The national task force on Covid-19, comprising the Indian Public Health Association, Indian Association of Preventive and Social Medicine and Indian Association of Epidemiologists, sent a report to the Indian government criticising its handling of the Covid-19 pandemic and making recommendations for the future.
Father Parathazham said there was hardly any time for migrant workers to return to their home states after losing their jobs.
“Had the government planned it in a proper way, the situation could have been better because the quarantine and other centres where the migrant workers were kept were not following the government norms on social distancing, hygiene, etc.,” he said.
Father Parathazham said the sudden lockdown triggered a mass exodus of migrant workers from cities, but they now face uncertainty.
The task force’s report stated that the lockdown was draconian and was presumably a response to a modelling exercise from an influential institution.
Subsequent events have proved that the predictions of this model were way off the mark, the report stated.

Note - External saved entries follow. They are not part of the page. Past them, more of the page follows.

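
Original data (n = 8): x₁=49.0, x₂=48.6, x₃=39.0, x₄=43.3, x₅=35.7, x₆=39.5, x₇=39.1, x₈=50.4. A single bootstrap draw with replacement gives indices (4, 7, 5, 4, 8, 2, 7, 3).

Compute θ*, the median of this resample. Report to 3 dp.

θ* = 41.200

Resample values: 43.3, 39.1, 35.7, 43.3, 50.4, 48.6, 39.1, 39.0.
Sorted: 35.7, 39.0, 39.1, 39.1, 43.3, 43.3, 48.6, 50.4
Median = average of the two middle values = 41.200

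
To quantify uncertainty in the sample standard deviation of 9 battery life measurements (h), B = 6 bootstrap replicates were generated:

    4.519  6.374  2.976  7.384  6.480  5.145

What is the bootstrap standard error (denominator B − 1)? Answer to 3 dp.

Bootstrap SE is the standard deviation of the 6 replicate standard deviations.
Mean of replicates: (4.519 + 6.374 + 2.976 + 7.384 + 6.480 + 5.145) / 6 = 32.8780 / 6 = 5.4797
Sum of squared deviations: (−0.9607)² + (+0.8943)² + (−2.5037)² + (+1.9043)² + (+1.0003)² + (−0.3347)² = 12.7302
Variance = 12.7302 / 5 = 2.5460
SE* = √2.5460

SE* = 1.596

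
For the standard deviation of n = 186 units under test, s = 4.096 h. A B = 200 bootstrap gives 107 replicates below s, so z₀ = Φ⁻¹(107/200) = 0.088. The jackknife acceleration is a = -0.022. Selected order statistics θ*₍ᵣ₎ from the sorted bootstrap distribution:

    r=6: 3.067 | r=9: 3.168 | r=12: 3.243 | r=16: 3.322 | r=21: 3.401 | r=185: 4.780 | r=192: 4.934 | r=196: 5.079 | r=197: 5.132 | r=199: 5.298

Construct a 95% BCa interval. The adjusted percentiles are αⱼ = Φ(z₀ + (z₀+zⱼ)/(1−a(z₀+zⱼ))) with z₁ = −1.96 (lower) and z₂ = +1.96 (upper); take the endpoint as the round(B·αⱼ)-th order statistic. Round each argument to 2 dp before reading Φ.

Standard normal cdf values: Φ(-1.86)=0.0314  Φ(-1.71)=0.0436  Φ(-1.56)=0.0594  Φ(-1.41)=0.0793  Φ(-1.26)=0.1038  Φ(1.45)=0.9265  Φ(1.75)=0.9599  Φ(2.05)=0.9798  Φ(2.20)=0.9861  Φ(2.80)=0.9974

Lower: z₀ + z₁ = 0.088 + (-1.960) = -1.872; 1 − a(z₀+z₁) = 1 − (-0.022)(-1.872) = 0.9588; argument = 0.088 + (-1.872)/0.9588 = -1.8644 → -1.86.
α₁ = Φ(-1.86) = 0.0314; rank = round(200 × 0.0314) = 6; θ*₍6₎ = 3.067.
Upper: z₀ + z₂ = 2.048; 1 − a(z₀+z₂) = 1.0451; argument = 2.0477 → 2.05; α₂ = 0.9798; rank = 196; θ*₍196₎ = 5.079.

(3.067, 5.079)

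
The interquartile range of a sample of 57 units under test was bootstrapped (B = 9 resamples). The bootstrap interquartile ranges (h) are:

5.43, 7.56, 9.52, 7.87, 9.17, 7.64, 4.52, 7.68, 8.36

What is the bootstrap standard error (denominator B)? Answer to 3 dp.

SE* = 1.526

Bootstrap SE is the standard deviation of the 9 replicate interquartile ranges.
Mean of replicates: (5.43 + 7.56 + 9.52 + 7.87 + 9.17 + 7.64 + 4.52 + 7.68 + 8.36) / 9 = 67.7500 / 9 = 7.5278
Sum of squared deviations: (−2.0978)² + (+0.0322)² + (+1.9922)² + (+0.3422)² + (+1.6422)² + (+0.1122)² + (−3.0078)² + (+0.1522)² + (+0.8322)² = 20.9598
Variance = 20.9598 / 9 = 2.3289
SE* = √2.3289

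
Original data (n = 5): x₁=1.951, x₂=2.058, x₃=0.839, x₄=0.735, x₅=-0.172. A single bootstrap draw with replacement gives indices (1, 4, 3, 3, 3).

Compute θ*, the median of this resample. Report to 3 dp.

θ* = 0.839

Resample values: 1.951, 0.735, 0.839, 0.839, 0.839.
Sorted: 0.735, 0.839, 0.839, 0.839, 1.951
Median = middle value = 0.839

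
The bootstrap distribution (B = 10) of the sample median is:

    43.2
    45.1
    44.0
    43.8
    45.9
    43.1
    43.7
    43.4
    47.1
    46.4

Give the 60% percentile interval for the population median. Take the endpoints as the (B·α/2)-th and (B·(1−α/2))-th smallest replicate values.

Sorted replicates: 43.1, 43.2, 43.4, 43.7, 43.8, 44.0, 45.1, 45.9, 46.4, 47.1
α = 0.40; lower rank = 10 × 0.200 = 2; upper rank = 10 × 0.800 = 8.
The 2nd smallest replicate is 43.2; the 8th is 45.9.

(43.2, 45.9)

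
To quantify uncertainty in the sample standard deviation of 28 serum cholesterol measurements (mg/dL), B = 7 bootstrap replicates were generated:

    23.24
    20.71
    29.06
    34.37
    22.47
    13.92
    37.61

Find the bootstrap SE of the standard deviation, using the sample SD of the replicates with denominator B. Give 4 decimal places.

SE* = 7.6359

Bootstrap SE is the standard deviation of the 7 replicate standard deviations.
Mean of replicates: (23.24 + 20.71 + 29.06 + 34.37 + 22.47 + 13.92 + 37.61) / 7 = 181.38000 / 7 = 25.91143
Sum of squared deviations: (−2.67143)² + (−5.20143)² + (+3.14857)² + (+8.45857)² + (−3.44143)² + (−11.99143)² + (+11.69857)² = 408.14669
Variance = 408.14669 / 7 = 58.30667
SE* = √58.30667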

“Had the federal government consulted epidemiologists who had a better grasp of disease transmission dynamics compared to modellers, it would have perhaps been better served,” the report said.

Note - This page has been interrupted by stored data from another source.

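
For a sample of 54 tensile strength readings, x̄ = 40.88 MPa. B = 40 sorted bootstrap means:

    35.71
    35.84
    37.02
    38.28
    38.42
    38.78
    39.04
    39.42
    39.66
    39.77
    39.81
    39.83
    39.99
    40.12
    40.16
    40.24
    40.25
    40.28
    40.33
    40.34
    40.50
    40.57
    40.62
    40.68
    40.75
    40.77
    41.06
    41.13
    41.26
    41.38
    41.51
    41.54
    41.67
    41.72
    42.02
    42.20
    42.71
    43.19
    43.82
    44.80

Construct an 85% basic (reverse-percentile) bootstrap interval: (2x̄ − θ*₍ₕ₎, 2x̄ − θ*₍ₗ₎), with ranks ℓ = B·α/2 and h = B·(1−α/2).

(39.05, 44.74)

Percentile endpoints at ranks 3 and 37: θ*₍3₎ = 37.02, θ*₍37₎ = 42.71.
Basic interval reflects these around x̄:
  lower = 2 × 40.88 − 42.71 = 39.05
  upper = 2 × 40.88 − 37.02 = 44.74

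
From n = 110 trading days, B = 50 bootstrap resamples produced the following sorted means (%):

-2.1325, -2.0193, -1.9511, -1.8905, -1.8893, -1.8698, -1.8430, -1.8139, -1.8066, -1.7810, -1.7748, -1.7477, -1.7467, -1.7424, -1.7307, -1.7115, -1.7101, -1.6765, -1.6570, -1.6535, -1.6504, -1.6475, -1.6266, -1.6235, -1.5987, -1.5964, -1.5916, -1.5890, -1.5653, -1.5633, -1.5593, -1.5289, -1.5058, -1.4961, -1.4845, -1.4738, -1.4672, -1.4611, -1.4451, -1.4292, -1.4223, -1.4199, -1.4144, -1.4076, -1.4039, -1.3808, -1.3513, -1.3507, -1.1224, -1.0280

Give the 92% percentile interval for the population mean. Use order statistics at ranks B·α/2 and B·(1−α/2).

(-2.0193, -1.3507)

α = 0.08; lower rank = 50 × 0.040 = 2; upper rank = 50 × 0.960 = 48.
The 2nd smallest replicate is -2.0193; the 48th is -1.3507.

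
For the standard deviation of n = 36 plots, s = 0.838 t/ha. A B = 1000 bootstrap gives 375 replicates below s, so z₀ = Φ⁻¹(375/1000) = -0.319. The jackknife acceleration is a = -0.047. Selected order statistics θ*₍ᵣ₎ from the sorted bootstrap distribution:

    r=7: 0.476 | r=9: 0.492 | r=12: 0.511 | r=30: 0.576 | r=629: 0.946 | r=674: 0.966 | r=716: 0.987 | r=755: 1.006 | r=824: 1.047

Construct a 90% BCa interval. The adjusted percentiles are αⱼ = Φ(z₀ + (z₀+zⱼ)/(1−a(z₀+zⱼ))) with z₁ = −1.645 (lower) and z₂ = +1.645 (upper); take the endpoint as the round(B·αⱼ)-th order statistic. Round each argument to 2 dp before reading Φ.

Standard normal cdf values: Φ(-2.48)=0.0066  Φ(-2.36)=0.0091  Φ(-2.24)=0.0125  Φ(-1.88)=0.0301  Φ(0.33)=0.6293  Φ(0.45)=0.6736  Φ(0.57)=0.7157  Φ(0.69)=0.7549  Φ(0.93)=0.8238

(0.476, 1.047)

Lower: z₀ + z₁ = -0.319 + (-1.645) = -1.964; 1 − a(z₀+z₁) = 1 − (-0.047)(-1.964) = 0.9077; argument = -0.319 + (-1.964)/0.9077 = -2.4827 → -2.48.
α₁ = Φ(-2.48) = 0.0066; rank = round(1000 × 0.0066) = 7; θ*₍7₎ = 0.476.
Upper: z₀ + z₂ = 1.326; 1 − a(z₀+z₂) = 1.0623; argument = 0.9292 → 0.93; α₂ = 0.8238; rank = 824; θ*₍824₎ = 1.047.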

India is paying a heavy price both in terms of a humanitarian crisis and the spreading disease, the experts argued.
“Migrant labourers who are on their way back home now are taking the infection to other parts of the country, mostly to rural and peri-urban areas which had minimal cases and have relatively weak public health systems,” the report stated.
The experts said it seems the government was primarily advised by clinicians and academic epidemiologists with limited field training and skills.
“Policymakers apparently relied overwhelmingly on general administrative bureaucrats. The engagement with expert technocrats in the areas of epidemiology, public health, preventive medicine and social scientists was limited,” the report noted.
As of June 2, India’s Covid-19 death toll had passed 5,000 from more than 200,000 positive cases.
However, Father George Kannanthanam, deputy secretary of the Catholic Health Association of India, said that the government may not have taken the opinion of experts on the national lockdown but it did what was suitable at that given time.
“Like other countries in the world, India had little knowledge of this pandemic, but taking experts’ advice could have been better where it may have failed,” he said.
Father Kannanthanam added that “we are just presuming. The result could have been better or worse. The decision is already taken, so we have to collectively fight this world pandemic.”